Tatum Paxley Credits Alexa Bliss for Pushing Her Out of Retail and Into WWE NXT

Tatum Paxley Credits Alexa Bliss for Pushing Her Out of Retail and Into WWE NXT

Tatum Paxley says Alexa Bliss changed the course of her life. The WWE NXT performer told a podcast audience that watching Bliss’ emotional, character-driven work on YouTube helped her move from managing a supplement store and competing in powerlifting to pursuing professional wrestling full time.

Tatum Paxley on Alexa Bliss and the Turn from Retail

Paxley described a period when ‘‘retail was just killing me, ’’ saying her job managing a supplement store had left her feeling disconnected from the performative side of herself that cheerleading once satisfied. For roughly two years before signing with WWE, she spent free time watching women’s matches online and found a model for what wrestling could be in Alexa Bliss.

She credited Bliss for opening her eyes to storytelling inside the ring, noting how Bliss used facial expression and character work to convey narrative quickly and clearly. That realization supplied a missing element Paxley felt powerlifting could not provide: emotional performance coupled with athletic competition. The result was a clear cause-and-effect trajectory—disillusionment with retail and a search for creative outlet led to exposure to pro wrestling, and that exposure, centered on Bliss’ work, precipitated a career change that ended in a WWE signing and placement on NXT.

WWE NXT Matchups and Early Ring Experience

Paxley’s move into the company has already put her in high-profile spots on WWE’s developmental brand. Last year she teamed with Izzi Dame in a shot at the Women’s Tag Team Titles against Charlotte Flair and Alexa Bliss; the pairing did not win the titles. She has also discussed other recent in-ring moments, including a Casket Match with Wendy Choo, as part of the character work she is developing on NXT.

Bliss later acknowledged Paxley’s public remarks on X, thanking her—an exchange Paxley has said validated the influence Bliss had on her decision to pursue wrestling. Paxley has also spoken in a sit-down interview with Denise Salcedo and on the Going Ringside podcast about how the combination of performance and athleticism in wrestling gave her clarity about what she wanted to do next.

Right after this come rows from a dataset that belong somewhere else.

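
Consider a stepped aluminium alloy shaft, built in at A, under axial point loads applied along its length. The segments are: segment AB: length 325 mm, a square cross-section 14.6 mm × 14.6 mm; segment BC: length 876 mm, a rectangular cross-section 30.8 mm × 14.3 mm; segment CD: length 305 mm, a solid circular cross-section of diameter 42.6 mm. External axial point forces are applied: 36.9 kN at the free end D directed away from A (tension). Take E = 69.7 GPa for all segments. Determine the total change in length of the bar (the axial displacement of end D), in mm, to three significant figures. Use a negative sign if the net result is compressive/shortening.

1.97 mm

Internal axial forces (sectioning from the free end, tension +): N_CD = 36.9 kN, N_BC = 36.9 kN, N_AB = 36.9 kN.
A_AB = 213.2 mm².
A_BC = 440.4 mm².
A_CD = 1425 mm².
δ_AB = 36900·325/(213.2·69700) = 0.8072 mm
δ_BC = 36900·876/(440.4·69700) = 1.053 mm
δ_CD = 36900·305/(1425·69700) = 0.1133 mm
δ = Σδ_i = 1.973 mm.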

What makes this notable is how quickly exposure to a single performer’s approach to character and storytelling can reshape a career trajectory: Paxley shifted from managing retail, where she felt she was losing herself, to signing with WWE after roughly two years of studying matches online and embracing the performance side of the sport.

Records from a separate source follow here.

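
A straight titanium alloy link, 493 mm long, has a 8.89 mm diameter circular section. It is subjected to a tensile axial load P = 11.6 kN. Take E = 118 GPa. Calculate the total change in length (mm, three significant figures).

0.781 mm

A = 62.07 mm².
δ_mech = NL/(AE) = 11600·493/(62.07·118000) = 0.7808 mm.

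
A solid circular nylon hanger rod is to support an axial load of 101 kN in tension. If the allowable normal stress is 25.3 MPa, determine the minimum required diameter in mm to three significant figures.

Required area A ≥ P/σ_allow = 101000/25.3 = 3992 mm².
For a solid circular section, d ≥ √(4A/π) = 71.29 mm.

71.3 mm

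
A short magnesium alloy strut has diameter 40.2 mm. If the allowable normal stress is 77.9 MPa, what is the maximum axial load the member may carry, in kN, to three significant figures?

A = 1269 mm².
P_max = σ_allow · A = 77.9 · 1269 = 98870 N = 98.87 kN.

98.9 kN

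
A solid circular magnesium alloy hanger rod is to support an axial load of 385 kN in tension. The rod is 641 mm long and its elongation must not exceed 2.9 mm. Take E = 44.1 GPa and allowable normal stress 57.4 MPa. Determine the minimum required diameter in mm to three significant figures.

92.4 mm

Required area A ≥ P/σ_allow = 385000/57.4 = 6707 mm².
For a solid circular section, d ≥ √(4A/π) = 92.41 mm.
Elongation limit: A ≥ PL/(Eδ_allow) = 385000·641/(44100·2.9) = 1930 mm² ⇒ d ≥ 49.57 mm.
The stress limit governs.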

Now on NXT, Paxley says she is channeling past frustrations and competitive experience into her in-ring persona, attempting to blend the physicality of powerlifting with the emotional beats she admired in Bliss’ performances. The sequence of events—retail work leading to online viewing, which led to inspiration and then to a WWE signing—offers a compact example of cause and effect in a modern wrestling pathway.

Paxley has framed her trajectory as unlikely but deliberate: a friend from the supplement industry introduced her to pro wrestling, a curiosity became a two-year period of study and YouTube viewing, and that led directly to her entry into WWE’s developmental system. She continues to develop her craft on NXT, where her early matches and character experiments are being tested in front of live audiences and alongside established names in the women’s division.

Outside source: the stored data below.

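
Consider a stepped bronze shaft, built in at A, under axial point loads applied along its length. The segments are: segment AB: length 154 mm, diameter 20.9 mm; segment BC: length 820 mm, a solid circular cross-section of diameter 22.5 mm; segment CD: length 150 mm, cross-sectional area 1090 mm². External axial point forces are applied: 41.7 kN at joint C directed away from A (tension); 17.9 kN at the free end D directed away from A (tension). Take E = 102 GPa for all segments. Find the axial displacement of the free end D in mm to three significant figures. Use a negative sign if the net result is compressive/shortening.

Internal axial forces (sectioning from the free end, tension +): N_CD = 17.9 kN, N_BC = 59.6 kN, N_AB = 59.6 kN.
A_AB = 343.1 mm².
A_BC = 397.6 mm².
δ_AB = 59600·154/(343.1·102000) = 0.2623 mm
δ_BC = 59600·820/(397.6·102000) = 1.205 mm
δ_CD = 17900·150/(1090·102000) = 0.02415 mm
δ = Σδ_i = 1.491 mm.

1.49 mm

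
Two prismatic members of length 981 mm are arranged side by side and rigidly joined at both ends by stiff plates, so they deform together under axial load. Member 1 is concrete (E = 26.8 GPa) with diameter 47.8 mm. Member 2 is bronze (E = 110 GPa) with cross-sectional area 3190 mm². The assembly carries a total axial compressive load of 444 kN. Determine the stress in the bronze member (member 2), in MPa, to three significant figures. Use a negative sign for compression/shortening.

-122 MPa

A_1 = 1795 mm².
Equal strain + equilibrium ⇒ each member carries load in proportion to AE: A₁E₁ = 48090000 N, A₂E₂ = 350900000 N, ΣAE = 399000000 N.
σ₂ = P·E₂/ΣAE = -444000·110000/399000000 = -122.4 MPa.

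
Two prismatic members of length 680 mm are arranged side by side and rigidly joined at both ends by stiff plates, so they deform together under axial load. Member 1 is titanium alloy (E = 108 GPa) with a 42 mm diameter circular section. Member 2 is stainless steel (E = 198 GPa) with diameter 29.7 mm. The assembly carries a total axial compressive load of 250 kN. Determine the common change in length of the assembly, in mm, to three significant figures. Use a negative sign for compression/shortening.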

The exchange between Paxley and Alexa Bliss—Paxley naming Bliss as ‘‘the reason I got started, ’’ and Bliss offering public acknowledgment—underscores the real-world impact performers can have on aspiring talent. As Paxley builds her résumé in NXT, her story highlights how performance style and narrative clarity can serve as both inspiration and practical blueprint for a new generation of wrestlers.